Projects Are Supposed to End

August 31, 2024
2
min read

“How many of you have been on a project that just wouldn’t end?” I ask the group.

Almost everyone raises their hands, knowing glances and giggles ricochet across the conference room.

I’m leading a workshop called Project Management for the Unofficial Project Manager as part of my work with FranklinCovey.

The laughs settle, and I continue, “If it doesn’t end, it’s not a project.”

This is a core tenet of project management: projects have a beginning and an end.

I’ve said that line many a time in the context of corporate project management. Then two neurons collided as I drove home from a workshop through suburban farmland.

If it doesn’t end, it’s not a project.


Sure, that quip applied to building an internal SharePoint site or planning a regional sales meeting, but what if I viewed my personal projects that way, too?

What if I saw a project’s ending as inevitable? Sometimes predetermined. Other times intuited. But always the expectation.

What would change?

For a self-aware overachiever like me, who never feels like she lives up to her own standards—it’d change a lot.  

My problem isn’t letting go of projects. I’ve wound down companies and programs and business models.

The guilt is what gets me. Its presence tells me I have some internal spelunking to do.

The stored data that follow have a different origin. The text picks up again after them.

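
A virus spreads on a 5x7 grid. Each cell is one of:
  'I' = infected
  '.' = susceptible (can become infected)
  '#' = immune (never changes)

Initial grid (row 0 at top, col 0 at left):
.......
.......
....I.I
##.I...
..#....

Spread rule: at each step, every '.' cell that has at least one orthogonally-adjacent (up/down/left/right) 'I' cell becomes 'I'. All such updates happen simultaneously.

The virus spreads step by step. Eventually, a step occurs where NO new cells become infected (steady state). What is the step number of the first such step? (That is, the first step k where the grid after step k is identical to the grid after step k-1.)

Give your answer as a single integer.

Step 0 (initial): 3 infected
Step 1: +8 new -> 11 infected
Step 2: +8 new -> 19 infected
Step 3: +5 new -> 24 infected
Step 4: +3 new -> 27 infected
Step 5: +2 new -> 29 infected
Step 6: +1 new -> 30 infected
Step 7: +0 new -> 30 infected

Answer: 7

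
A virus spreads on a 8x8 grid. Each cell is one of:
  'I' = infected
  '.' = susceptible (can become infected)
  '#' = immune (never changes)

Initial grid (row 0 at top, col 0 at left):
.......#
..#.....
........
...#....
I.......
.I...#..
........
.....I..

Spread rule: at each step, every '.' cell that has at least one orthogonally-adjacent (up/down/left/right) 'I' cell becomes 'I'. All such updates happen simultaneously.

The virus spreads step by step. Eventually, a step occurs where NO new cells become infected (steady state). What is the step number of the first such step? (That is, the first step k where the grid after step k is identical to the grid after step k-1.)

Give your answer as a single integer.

Answer: 10

Derivation:
Step 0 (initial): 3 infected
Step 1: +8 new -> 11 infected
Step 2: +11 new -> 22 infected
Step 3: +10 new -> 32 infected
Step 4: +6 new -> 38 infected
Step 5: +6 new -> 44 infected
Step 6: +6 new -> 50 infected
Step 7: +5 new -> 55 infected
Step 8: +4 new -> 59 infected
Step 9: +1 new -> 60 infected
Step 10: +0 new -> 60 infected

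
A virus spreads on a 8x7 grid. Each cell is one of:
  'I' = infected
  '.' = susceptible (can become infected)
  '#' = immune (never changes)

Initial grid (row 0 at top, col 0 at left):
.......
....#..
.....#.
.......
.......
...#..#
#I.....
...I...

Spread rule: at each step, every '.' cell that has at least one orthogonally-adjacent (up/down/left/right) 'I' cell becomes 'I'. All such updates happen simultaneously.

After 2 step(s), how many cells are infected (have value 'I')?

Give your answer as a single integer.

Answer: 14

Derivation:
Step 0 (initial): 2 infected
Step 1: +6 new -> 8 infected
Step 2: +6 new -> 14 infected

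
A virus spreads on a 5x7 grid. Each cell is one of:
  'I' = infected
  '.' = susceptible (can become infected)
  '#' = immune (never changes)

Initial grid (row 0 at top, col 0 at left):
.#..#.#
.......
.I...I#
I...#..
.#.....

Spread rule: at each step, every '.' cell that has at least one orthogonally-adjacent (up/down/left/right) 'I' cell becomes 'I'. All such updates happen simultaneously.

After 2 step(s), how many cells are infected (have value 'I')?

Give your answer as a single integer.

Step 0 (initial): 3 infected
Step 1: +8 new -> 11 infected
Step 2: +9 new -> 20 infected

Answer: 20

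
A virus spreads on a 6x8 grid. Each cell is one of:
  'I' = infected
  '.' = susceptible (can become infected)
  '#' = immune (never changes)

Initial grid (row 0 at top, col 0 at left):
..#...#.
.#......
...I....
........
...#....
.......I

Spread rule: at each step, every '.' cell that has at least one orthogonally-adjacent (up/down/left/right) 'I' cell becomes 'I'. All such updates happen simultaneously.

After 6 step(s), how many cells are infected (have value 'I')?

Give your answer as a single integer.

Step 0 (initial): 2 infected
Step 1: +6 new -> 8 infected
Step 2: +10 new -> 18 infected
Step 3: +12 new -> 30 infected
Step 4: +8 new -> 38 infected
Step 5: +4 new -> 42 infected
Step 6: +2 new -> 44 infected

Answer: 44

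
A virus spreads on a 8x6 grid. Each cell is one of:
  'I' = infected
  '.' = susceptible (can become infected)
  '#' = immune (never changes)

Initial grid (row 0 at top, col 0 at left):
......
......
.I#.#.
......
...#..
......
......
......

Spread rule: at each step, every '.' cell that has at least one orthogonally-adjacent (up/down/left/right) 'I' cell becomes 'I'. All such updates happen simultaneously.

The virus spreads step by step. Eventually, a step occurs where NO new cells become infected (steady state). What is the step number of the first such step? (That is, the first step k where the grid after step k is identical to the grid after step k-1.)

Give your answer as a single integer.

Step 0 (initial): 1 infected
Step 1: +3 new -> 4 infected
Step 2: +6 new -> 10 infected
Step 3: +7 new -> 17 infected
Step 4: +7 new -> 24 infected
Step 5: +8 new -> 32 infected
Step 6: +7 new -> 39 infected
Step 7: +3 new -> 42 infected
Step 8: +2 new -> 44 infected
Step 9: +1 new -> 45 infected
Step 10: +0 new -> 45 infected

Answer: 10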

I don’t know where I picked up the belief that, to be successful, my projects must live forever. It’s not a belief I’d be able to verbalize if you asked me, and it’s not something I expect from others.

But it’s present.

Project success = perpetuity.

Perpetuity = running the project until I’m no longer able to do so.

If you’ve ever been in a coaching session with me, chances are I’ve asked you to define a term. Not in an ask Siri way. More like, “What does this mean to you?”

Because once the definition’s on the table, we can play with it.

I’m asking myself now. What else could perpetuity mean?

Maybe it could mean that some part of the project lives on.

As a framework someone uses. As a memento on their shelf. A dinner party anecdote. Or an experience that poked a pinhole portal of possibility, if only just for me.

That’s the belief I want to hold on to:

All projects end. All projects live forever and ever.

Amen.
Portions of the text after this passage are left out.